In the Q2 period, restated EBITDA fell by 2.7 per cent to €72.2 million ($78.9 million) and net profits declined by 11.6 per cent to €13.5 million. Revenue also dropped by 2.5 per cent to €304.4 million, largely because of a decline in service revenue of 3.6 per cent to €268.9 million. Revenue from mobile equipment sales increased by 6.7 per cent to €30.3 million.
However, analysts from Jefferies International said the "EBITDA miss" was "surprisingly mild" at 1.1 per cent below consensus estimates, and noted that the company has reiterated its full-year guidance for EBITDA of between €260 million and €280 million.
"Even if financial headlines do not look particularly supportive, we note strong postpaid intake and ARPU recovery, which brighten the revenue outlook. The company reiterates its commitment to return to service revenue growth in Belgium towards year-end…This should naturally help EBITDA trends," the analysts said in a research note.
The company was able to report an increase in EBITDA in the first six months of the year, by 1.2 per cent to €142.1 million. The net profit was also 3.8 per cent higher in the first half at €25.1 million.
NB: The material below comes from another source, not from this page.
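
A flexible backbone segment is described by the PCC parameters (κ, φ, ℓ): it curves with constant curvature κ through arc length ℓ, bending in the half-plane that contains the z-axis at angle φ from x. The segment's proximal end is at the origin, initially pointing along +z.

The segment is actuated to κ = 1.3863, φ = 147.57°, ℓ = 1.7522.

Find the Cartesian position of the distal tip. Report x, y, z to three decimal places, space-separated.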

However, revenue was 3.5 per cent lower at €606.8 million.
In terms of customer numbers, Mobistar said it increased its customer base in all segments in Belgium during the second quarter compared to the first quarter of 2015. Total mobile customers excluding those served by virtual operators hosted on the Mobistar network (MVNOs) grew to 3.95 million in Q2 from 3.891 million in Q1, while MVNO customers increased to 1.992 million from 1.711 million.
Looking ahead, Jefferies noted that key risks remain for the operator, such as the pricing risk in Belgian mobile prices, the strategic uncertainty created by Telenet's acquisition of rival operator BASE Belgium, and the "execution risk" regarding the planned launch of fixed services through cable resale.
Indeed, Mobistar--which faces convergence competition from Belgacom and could see a bigger challenge here from Telenet/BASE in future--continues to seek the deregulation of the cable market to enable it to resell fixed services and mount its own converged service challenge.
As things stand, regulators have opened a consultation into their draft decision on the revision of wholesale tariff for access to the cable networks.
CEO Jean Marc Harion noted that Mobistar is at a competitive disadvantage on convergence compared with other market players, although he believes that the Q2 and first-half figures show that its commercial momentum has been restored.
"It was a necessary condition for us to achieve a well-prepared entry into the TV and fixed broadband market place in the forthcoming months. We are now ready to take full advantage of the upcoming cable growth opportunity, provided that the regulatory framework would evolve positively," Harion added.